While we're on the subject of altered hopes and expectations, I want to take a moment to share my own regret at the departure of Robert Hewitt Wolfe from the staff of Andromeda. I have been a fan of Wolfe since his work on Deep Space Nine; his name, as much as that of Kevin Sorbo or Gene Roddenberry, originally drew me to this series, and I have very much appreciated the style of storytelling and character development we have seen thus far.

I am not prepared, as some fans apparently are, to write off future episodes just because he won't be involved with them -- I'm all in favor of turning Trance into something other than a sweet little pixie with a tail, and I don't really care whether Rommie gets blue hair or Dylan gets more action scenes.

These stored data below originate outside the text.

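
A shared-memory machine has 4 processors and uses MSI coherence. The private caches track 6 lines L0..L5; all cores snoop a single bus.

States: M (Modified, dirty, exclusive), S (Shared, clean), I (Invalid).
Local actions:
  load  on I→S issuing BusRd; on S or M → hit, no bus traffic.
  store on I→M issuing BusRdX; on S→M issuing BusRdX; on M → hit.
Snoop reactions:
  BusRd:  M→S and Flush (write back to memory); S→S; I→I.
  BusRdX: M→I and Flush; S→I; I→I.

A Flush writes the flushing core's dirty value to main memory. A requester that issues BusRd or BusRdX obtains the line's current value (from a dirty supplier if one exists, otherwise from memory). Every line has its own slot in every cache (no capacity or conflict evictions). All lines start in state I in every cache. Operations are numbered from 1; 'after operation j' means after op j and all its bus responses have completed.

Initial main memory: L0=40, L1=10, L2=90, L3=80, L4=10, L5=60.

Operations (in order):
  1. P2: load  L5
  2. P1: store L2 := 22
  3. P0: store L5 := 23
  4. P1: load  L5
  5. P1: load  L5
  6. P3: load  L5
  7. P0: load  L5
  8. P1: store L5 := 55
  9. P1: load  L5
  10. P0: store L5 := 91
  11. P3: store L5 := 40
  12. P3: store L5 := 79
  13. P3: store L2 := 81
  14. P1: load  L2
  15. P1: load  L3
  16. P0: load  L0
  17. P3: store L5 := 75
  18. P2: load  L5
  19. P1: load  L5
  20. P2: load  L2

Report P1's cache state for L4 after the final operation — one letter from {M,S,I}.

state = I

1. P2: load  L5  bus=[BusRd]  L5: P0=I P1=I P2=S P3=I  mem[L5]=60
2. P1: store L2 := 22  bus=[BusRdX]  L2: P0=I P1=M P2=I P3=I  mem[L2]=90
3. P0: store L5 := 23  bus=[BusRdX]  L5: P0=M P1=I P2=I P3=I  mem[L5]=60
4. P1: load  L5  bus=[BusRd,Flush]  L5: P0=S P1=S P2=I P3=I  mem[L5]=23
5. P1: load  L5  bus=[-]  L5: P0=S P1=S P2=I P3=I  mem[L5]=23
6. P3: load  L5  bus=[BusRd]  L5: P0=S P1=S P2=I P3=S  mem[L5]=23
7. P0: load  L5  bus=[-]  L5: P0=S P1=S P2=I P3=S  mem[L5]=23
8. P1: store L5 := 55  bus=[BusRdX]  L5: P0=I P1=M P2=I P3=I  mem[L5]=23
9. P1: load  L5  bus=[-]  L5: P0=I P1=M P2=I P3=I  mem[L5]=23
10. P0: store L5 := 91  bus=[BusRdX,Flush]  L5: P0=M P1=I P2=I P3=I  mem[L5]=55
11. P3: store L5 := 40  bus=[BusRdX,Flush]  L5: P0=I P1=I P2=I P3=M  mem[L5]=91
12. P3: store L5 := 79  bus=[-]  L5: P0=I P1=I P2=I P3=M  mem[L5]=91
13. P3: store L2 := 81  bus=[BusRdX,Flush]  L2: P0=I P1=I P2=I P3=M  mem[L2]=22
14. P1: load  L2  bus=[BusRd,Flush]  L2: P0=I P1=S P2=I P3=S  mem[L2]=81
15. P1: load  L3  bus=[BusRd]  L3: P0=I P1=S P2=I P3=I  mem[L3]=80
16. P0: load  L0  bus=[BusRd]  L0: P0=S P1=I P2=I P3=I  mem[L0]=40
17. P3: store L5 := 75  bus=[-]  L5: P0=I P1=I P2=I P3=M  mem[L5]=91
18. P2: load  L5  bus=[BusRd,Flush]  L5: P0=I P1=I P2=S P3=S  mem[L5]=75
19. P1: load  L5  bus=[BusRd]  L5: P0=I P1=S P2=S P3=S  mem[L5]=75
20. P2: load  L2  bus=[BusRd]  L2: P0=I P1=S P2=S P3=S  mem[L2]=81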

But I very much share the concern that when producers start to make too many decisions based on what they perceive as the demands of the marketplace, television shows get reduced to inconsistent clutter like Star Trek: Voyager, with lots of gratuitous use of sex and violence (the latter of which we're already seeing on Andromeda) and simplistic action stories that don't allow for much character development. If that happens to this series, I hope fans will not simply accept it or become apologists for it, but will let the producers know in no uncertain terms that we will not watch a show just because it bears Gene Roddenberry's name or features a couple of hot actors and actresses.